There was a lot to go through this season so bear with me. I’m going to start with Megan. Many people’s complaints of this season that it was Megan focused and that some people would have liked to see more of the other characters around the office instead of Don’s second wife. For me Megan’s regularity was just fine and she filled the mold quite well. This is due to the great work of Jessica Paré who turned the character from Don’s former secretary to the complicated woman she is by the end of the season. Overall Megan’s character never hurt the flow of the show even when she was out of the office mid season. 

 The other main difference this season was that the show wore it’s themes on it sleeve and felt a little more like television. Mad Men in the past felt more like a series of short films which had subtle themes that were connected throughout the season; this season’s themes where much more obvious and were hammered in through many different means. This wasn’t a problem to me for the most part unless the symbolism and themes were really obvious. The worst offender of these was the finale which pushed the Don’s rotten tooth subject really really hard, to the point of telling us literally that Don was the rotten one. Again for the most part the storylines worked and gave us some of the biggest and best moments in series history.

Speaking of, wow a lot of was big and amazing things happened this season! Some of the best episodes of the entire series were here including “Far Away Places”, “The Other Woman”, and “Commissions and Fees”. First off “Far Away Places” was the one of the “different” episodes that went through three different perspectives on the same day. It was emotional, powerful, and feature Roger Sterling on LSD! Roger Sterling on LSD alone is one of my all time favorite moments on the show and was an amazing turning point for the character. “Commissions and Fees” featured poor Lane Price committing suicide after having financial troubles (which is one of those come out of nowhere “TV” stories of this season that worked) in what was a fantastically ominous and emotional episode (that had one of the funniest, and darkest, pieces of comedy of the season when Lane tried to kill himself in the Jaguar and failed because it wouldn’t start after it had been touted as unreliable all season). 

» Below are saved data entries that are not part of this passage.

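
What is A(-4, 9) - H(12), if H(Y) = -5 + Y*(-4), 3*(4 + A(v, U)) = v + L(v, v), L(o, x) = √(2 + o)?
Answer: 143/3 + I*√2/3 ≈ 47.667 + 0.4714*I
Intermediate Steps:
A(v, U) = -4 + v/3 + √(2 + v)/3 (A(v, U) = -4 + (v + √(2 + v))/3 = -4 + (v/3 + √(2 + v)/3) = -4 + v/3 + √(2 + v)/3)
H(Y) = -5 - 4*Y
A(-4, 9) - H(12) = (-4 + (⅓)*(-4) + √(2 - 4)/3) - (-5 - 4*12) = (-4 - 4/3 + √(-2)/3) - (-5 - 48) = (-4 - 4/3 + (I*√2)/3) - 1*(-53) = (-4 - 4/3 + I*√2/3) + 53 = (-16/3 + I*√2/3) + 53 = 143/3 + I*√2/3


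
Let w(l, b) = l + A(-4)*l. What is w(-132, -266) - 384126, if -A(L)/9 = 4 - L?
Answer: -374754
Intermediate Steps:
A(L) = -36 + 9*L (A(L) = -9*(4 - L) = -36 + 9*L)
w(l, b) = -71*l (w(l, b) = l + (-36 + 9*(-4))*l = l + (-36 - 36)*l = l - 72*l = -71*l)
w(-132, -266) - 384126 = -71*(-132) - 384126 = 9372 - 384126 = -374754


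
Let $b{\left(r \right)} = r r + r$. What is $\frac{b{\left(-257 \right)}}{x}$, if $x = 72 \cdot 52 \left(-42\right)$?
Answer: $- \frac{1028}{2457} \approx -0.4184$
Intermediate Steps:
$b{\left(r \right)} = r + r^{2}$ ($b{\left(r \right)} = r^{2} + r = r + r^{2}$)
$x = -157248$ ($x = 3744 \left(-42\right) = -157248$)
$\frac{b{\left(-257 \right)}}{x} = \frac{\left(-257\right) \left(1 - 257\right)}{-157248} = \left(-257\right) \left(-256\right) \left(- \frac{1}{157248}\right) = 65792 \left(- \frac{1}{157248}\right) = - \frac{1028}{2457}$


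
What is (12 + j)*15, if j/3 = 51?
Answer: 2475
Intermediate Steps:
j = 153 (j = 3*51 = 153)
(12 + j)*15 = (12 + 153)*15 = 165*15 = 2475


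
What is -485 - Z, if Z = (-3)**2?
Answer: -494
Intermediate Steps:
Z = 9
-485 - Z = -485 - 1*9 = -485 - 9 = -494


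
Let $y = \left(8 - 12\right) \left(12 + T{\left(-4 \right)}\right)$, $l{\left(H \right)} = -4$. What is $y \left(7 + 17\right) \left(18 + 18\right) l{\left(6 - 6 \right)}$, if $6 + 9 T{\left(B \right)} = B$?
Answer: $150528$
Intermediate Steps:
$T{\left(B \right)} = - \frac{2}{3} + \frac{B}{9}$
$y = - \frac{392}{9}$ ($y = \left(8 - 12\right) \left(12 + \left(- \frac{2}{3} + \frac{1}{9} \left(-4\right)\right)\right) = - 4 \left(12 - \frac{10}{9}\right) = \left(-4\right) \frac{98}{9} = - \frac{392}{9} \approx -43.556$)
$y \left(7 + 17\right) \left(18 + 18\right) l{\left(6 - 6 \right)} = - \frac{392 \left(7 + 17\right) \left(18 + 18\right)}{9} \left(-4\right) = - \frac{392 \cdot 24 \cdot 36}{9} \left(-4\right) = \left(- \frac{392}{9}\right) 864 \left(-4\right) = \left(-37632\right) \left(-4\right) = 150528$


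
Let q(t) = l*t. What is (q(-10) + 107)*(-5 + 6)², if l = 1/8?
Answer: 423/4 ≈ 105.75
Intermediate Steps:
l = ⅛ ≈ 0.12500
q(t) = t/8
(q(-10) + 107)*(-5 + 6)² = ((⅛)*(-10) + 107)*(-5 + 6)² = (-5/4 + 107)*1² = (423/4)*1 = 423/4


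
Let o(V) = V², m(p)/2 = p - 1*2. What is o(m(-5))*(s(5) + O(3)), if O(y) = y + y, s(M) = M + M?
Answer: 3136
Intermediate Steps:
s(M) = 2*M
O(y) = 2*y
m(p) = -4 + 2*p (m(p) = 2*(p - 1*2) = 2*(p - 2) = 2*(-2 + p) = -4 + 2*p)
o(m(-5))*(s(5) + O(3)) = (-4 + 2*(-5))²*(2*5 + 2*3) = (-4 - 10)²*(10 + 6) = (-14)²*16 = 196*16 = 3136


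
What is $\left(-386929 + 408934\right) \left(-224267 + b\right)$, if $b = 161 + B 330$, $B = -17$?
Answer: $-5054900580$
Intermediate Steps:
$b = -5449$ ($b = 161 - 5610 = -5449$)
$\left(-386929 + 408934\right) \left(-224267 + b\right) = \left(-386929 + 408934\right) \left(-224267 - 5449\right) = 22005 \left(-229716\right) = -5054900580$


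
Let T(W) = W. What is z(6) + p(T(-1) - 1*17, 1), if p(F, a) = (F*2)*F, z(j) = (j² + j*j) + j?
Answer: 726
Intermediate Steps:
z(j) = j + 2*j² (z(j) = (j² + j²) + j = 2*j² + j = j + 2*j²)
p(F, a) = 2*F² (p(F, a) = (2*F)*F = 2*F²)
z(6) + p(T(-1) - 1*17, 1) = 6*(1 + 2*6) + 2*(-1 - 1*17)² = 6*(1 + 12) + 2*(-1 - 17)² = 6*13 + 2*(-18)² = 78 + 2*324 = 78 + 648 = 726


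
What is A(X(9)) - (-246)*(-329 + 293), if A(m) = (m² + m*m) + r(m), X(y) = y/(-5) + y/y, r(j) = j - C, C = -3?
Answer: -221313/25 ≈ -8852.5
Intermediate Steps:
r(j) = 3 + j (r(j) = j - 1*(-3) = j + 3 = 3 + j)
X(y) = 1 - y/5 (X(y) = y*(-⅕) + 1 = -y/5 + 1 = 1 - y/5)
A(m) = 3 + m + 2*m² (A(m) = (m² + m*m) + (3 + m) = (m² + m²) + (3 + m) = 2*m² + (3 + m) = 3 + m + 2*m²)
A(X(9)) - (-246)*(-329 + 293) = (3 + (1 - ⅕*9) + 2*(1 - ⅕*9)²) - (-246)*(-329 + 293) = (3 + (1 - 9/5) + 2*(1 - 9/5)²) - (-246)*(-36) = (3 - ⅘ + 2*(-⅘)²) - 1*8856 = (3 - ⅘ + 2*(16/25)) - 8856 = (3 - ⅘ + 32/25) - 8856 = 87/25 - 8856 = -221313/25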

The best and most controversial of the bunch was “The Other Woman”. In the episode Joan committed prostitute like actions and slept with a Jaguar exec to get the account and to gain a partnership. The sticking point for most was that some of the actions taken by the characters throughout the episode were acting uncharacteristically and it was hard to buy Joan going through with it. I bought every single second and between that storyline (which despite the critics no one questions the way it was executed) and Peggy leaving SCDP it was one of the all time best Mad Men episodes and one of the best hours of TV this year.

Another thing I would like to mention was some of the amazing end of the episode montages this year. The two most prominent ones were the “Tomorrow Never Knows” montage and the final montage of the season to “You Only Live Twice”.  “Tomorrow Never Knows” was awesome because Mad Men use a Beatles song and worked in the frustration of Don watching his wife leave the office into her new life of acting and his frustrations of not being in with the hippest fads. “You Only Live Twice” was amazing due to the emotional ends of all the characters and that fantastic shot of Don walking away from the commercial set (and in a way from his happy married life with Megan).

When we leave Don at the end of season five he’s hit on by the young lady on the bar who asks him “Are you alone?”.  The scene is heartbreaking and ties up the season in a nice bow. Don feeling alone in his marriage now that Megan left the office, Pete feeling alone despite having everything, Peggy feeling alone despite her happiness of moving up in the world, Lane feeling alone and stranded and eventually killing himself over it, and Roger taking LSD for the second time on his own. All the themes despite being bigger and more obvious were wrapped up in what only could be described as another amazing season of one of television’s greatest drama.

Oh and all the other great moments Pete getting beat by Lane, Joan dumping her rapist husband, and Don putting the pressure on with the fantastic pre Jaguar speech all there and amazing as well.